※しれっと転生している
※義一くんの両親になっている

「お母さん、ただいま……!」
「おかえりなさい、義一」
 帰って一番に義一がすることは、大好きな母に抱き着くことだ。友達の前でするのは恥ずかしいから、家の中だけにしているけれど。あまり恥ずかしがりすぎるとお母さんが寂しがるから、だから義一が抱き締めさせてあげるのだ。母は、義一のことが大好きだから。
「…………」
 そんなふうにしていると、父のもの言いたげな視線が突き刺さる。

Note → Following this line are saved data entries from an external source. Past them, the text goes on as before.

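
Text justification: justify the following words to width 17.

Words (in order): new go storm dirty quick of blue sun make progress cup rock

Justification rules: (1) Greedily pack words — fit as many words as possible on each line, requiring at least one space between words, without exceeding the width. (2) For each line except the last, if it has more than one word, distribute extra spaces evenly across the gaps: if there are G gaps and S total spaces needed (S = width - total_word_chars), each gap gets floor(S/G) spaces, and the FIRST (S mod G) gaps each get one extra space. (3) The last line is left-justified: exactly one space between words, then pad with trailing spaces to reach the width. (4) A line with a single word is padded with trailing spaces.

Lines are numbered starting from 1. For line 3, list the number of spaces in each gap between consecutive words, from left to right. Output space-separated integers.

Line 1: ['new', 'go', 'storm'] (min_width=12, slack=5)
Line 2: ['dirty', 'quick', 'of'] (min_width=14, slack=3)
Line 3: ['blue', 'sun', 'make'] (min_width=13, slack=4)
Line 4: ['progress', 'cup', 'rock'] (min_width=17, slack=0)

Answer: 3 3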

せっかくの日曜日だというのに、今日も竈門さんちの炭彦くんにスパルタ指導をしに朝から出かけた暇人だ。どうせ炭彦はどんなに言ったところで右から左のマイペースなのだから、母と仲良く過ごせばいいのに。そんなことでは「愛想を尽かされる」ぞと女の子の友達から聞き齧ったことを思いつつじっと父を見返すと、何を考えているのかわからない父の眉がぴくりと動いた。
「……
「はい、義勇さん」
 父が手招くと、母は義一を腕の中に柔らかく抱き締めたまま父の方に歩いていく。慌てて抜け出そうともがくが、細く小さい体のどこにそんな力があるのやら、まったくビクともしない。父と母の馴れ初めが「鱗滝さんちの道場で兄妹弟子として出会い死ぬほど厳しく鍛えられたこと」だという話を義一は欠片も信じていなかったが、たった今その信憑性が増した気がする。そういえば母は、この間現れた不審者が泣き出すまで丸めた新聞紙で叩いて泣かせたような。ちなみにその不審者を、ゴミを見るような目で見下して警察に引き摺っていったのは父だ。「教育に悪い」とのことで、義一はその不審者を母の肩越しにほんの少ししか目にしなかったが。
「わっ」
 ぽすりと、意外と優しく抱き止められる。義一を抱き締める母ごと、父は家族を抱き締めていた。普段は母とすら手を繋ぐ以外の姿を見せない父の突然のハグに、義一は驚くけれど。しばらくリビングに流れた沈黙は、案外居心地の悪いものではなく。けれどその後父が発した言葉は、どちらかと言えば鈍い方の義一ですら呆れるもので。
「……これが楽しいのか?」
 きょとんと首を傾げる父は、仕草こそあどけないが真顔の成人男性だ。これが可愛いと思えるらしい母は趣味が変わっているのだろう。案の定、くすくすと微笑ましそうにしながら母は父の問いかけに頷く。
「楽しいですよ。それに、幸せです」
「……そうか」
 ふ、と氷が溶けるように笑う父の表情は、たぶん幸せと呼ぶのだろう。両親の仲睦まじさはご近所さんでも有名だ。「藤屋敷の冨岡さん」といえば、だいたいの人が「ああ」と微笑ましそうに頷く。今年もきっと、両親が大切に手入れしている藤の花は綺麗に咲き誇るのだろう。そして義一は、両親に挟まれて藤見をするのが好きだった。今年は、義一もご馳走の用意を手伝おう。あれで母は結構不器用だから、父が毎度はらはらしながら包丁さばきを見守っていることを知っている。今はまだお皿運びしか任せてもらえないが、先日の家庭科でピーラーの使い方を先生に褒められたのだ。
(……あったかいな)
 少し恥ずかしくても、抱き締めてくれる母のことが好きだ。不思議そうにしながらも、同じように家族を包み込んでくれる父のことも。これは友達にも内緒だ。義一だけの、大切なおうちだった。